俳壇の歴史を振り返ってみても俳句表現の新しい魅力は、新しい作家の登場によってもららされてきた。そして、その新しい魅力も、同じような作風が、五年十年と歳月を重ねるたびに、次第に古びてゆき、やがては、新しい何かを待たれるようになる。そこに、また、新しい作家が、新しい作風をもって登場してくる機会が生まれた。このような更新が、しごく自然に行われていれば、俳句形式は、いつまでも古びることはない。この点で、高浜虚子は、もっとも傑出した演出家であり、編集者でもあったような気がする。昭和四十五(1970)年7月号 (『俳句の海で 高柳重信』ワイズ出版)
上記からすでに43年の歳月が流れ、その間も俳句は作り続けられ、読者は常に新しい作風を期待してきました。新しい作風とは何なのか、それは俳句とは何かということが常に考えられてきたということに等しく、まさにそれらを読むことが「戦後俳句を読む」ことかと思います。
俳句作品(10句)を今号より【現代風狂帖】としてみました。(筑紫相談役案)
今号は、紺野ゆきえ氏と小林かんな氏の作品。
小林かんな氏作品が挙げられている、豈weeklyの記事(2009年11月19日号)をみつけました。
(豈weeklyは相当の文書量であり貴重な資料データベース的役割を果たしていると改めて思い、高山れおなさん、中村安伸さんを労いたいと思います。

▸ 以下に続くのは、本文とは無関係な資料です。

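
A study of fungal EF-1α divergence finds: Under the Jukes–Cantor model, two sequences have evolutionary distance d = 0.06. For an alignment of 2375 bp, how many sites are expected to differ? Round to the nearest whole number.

137

Invert JC69: p = (3/4)(1 − e^(−4d/3)) = 0.75 × (1 − e^(-0.08)) = 0.75 × (1 − 0.923116) = 0.057663.
Expected differing sites = pL ≈ 0.057663 × 2375 = 136.949625 ≈ 137.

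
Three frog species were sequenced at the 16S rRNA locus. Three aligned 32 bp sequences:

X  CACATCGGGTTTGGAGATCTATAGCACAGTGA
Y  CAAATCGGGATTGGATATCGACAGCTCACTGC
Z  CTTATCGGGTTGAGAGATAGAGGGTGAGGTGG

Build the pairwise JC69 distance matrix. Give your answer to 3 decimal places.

X–Y: 8/32 sites differ → p = 0.25, d = −0.75 ln(1 − 0.333333) = 0.304098 ≈ 0.304.
X–Z: 13/32 sites differ → p = 0.40625, d = −0.75 ln(1 − 0.541667) = 0.585119 ≈ 0.585.
Y–Z: 15/32 sites differ → p = 0.46875, d = −0.75 ln(1 − 0.625) = 0.735622 ≈ 0.736.

d(X,Y) = 0.304, d(X,Z) = 0.585, d(Y,Z) = 0.736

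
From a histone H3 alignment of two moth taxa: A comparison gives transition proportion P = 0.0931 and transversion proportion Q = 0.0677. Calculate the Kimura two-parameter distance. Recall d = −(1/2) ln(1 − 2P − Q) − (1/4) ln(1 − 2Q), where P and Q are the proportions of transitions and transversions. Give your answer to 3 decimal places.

Under the Kimura two-parameter model, d = −½ ln(1 − 2P − Q) − ¼ ln(1 − 2Q).
1 − 2P − Q = 0.7461, giving −½ ln(0.7461) = 0.146448.
1 − 2Q = 0.8646, giving −¼ ln(0.8646) = 0.036372.
d = 0.146448 + 0.036372 = 0.182820.

0.183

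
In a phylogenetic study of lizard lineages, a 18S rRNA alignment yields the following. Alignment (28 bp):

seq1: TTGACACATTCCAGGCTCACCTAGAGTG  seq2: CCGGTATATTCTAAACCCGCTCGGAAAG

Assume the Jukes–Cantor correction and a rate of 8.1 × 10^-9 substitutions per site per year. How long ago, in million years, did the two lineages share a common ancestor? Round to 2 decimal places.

The sequences differ at 15 of 28 sites, so p = 15/28 ≈ 0.535714.
d = −(3/4) ln(1 − 4p/3) = −0.75 ln(1 − 0.714285) = −0.75 ln(0.285715)
  = −0.75 × (-1.252760) = 0.939570 substitutions/site.
Under a molecular clock d = 2μt, so t = d/(2μ) = 0.939570 / (2 × 8.1 × 10^-9) = 58.00 million years.

58.00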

)
今後の作家ラインナップも揃ってきました。作品掲載もますます御期待ください。
筑紫磐井
○現在、「歳旦帖」「春興帖」に続き「花鳥篇」を企画している。多くの作家たちが、場を一にして競い合うのは日本的伝統に適ったものであるかもしれない。連歌、連句、歌合せ、句合せなどを踏まえて、伝統と前衛の饗宴を作りだしたい。
○福田葉子さんから、福田さんが参加した故高柳重信を中心とした句会報の一部を頂いている。様々な顔ぶれが登場する梁山泊的なおもむきの句会である。ある程度まとめて、いずれ論考として報告したいと思う。
○東京で攝津幸彦研究会が開かれる。昨年(9月8日)神戸文学館で豈同人により「1970-80年代の俳句ニューウェーブ〈攝津幸彦〉を読む」と題してシンポジウムが開かれたが、今回はこっそりと飲み屋の席で行われる。ただ、初めて攝津幸彦に触れる人たち(豈同人は一人もいない)だけに新鮮な内容となりそうだ。従来の人が誰も取り上げなかった句も俎上に上がっている。これらが材料となり、豈の次号(55号・56号)企画が組まれてゆく予定である。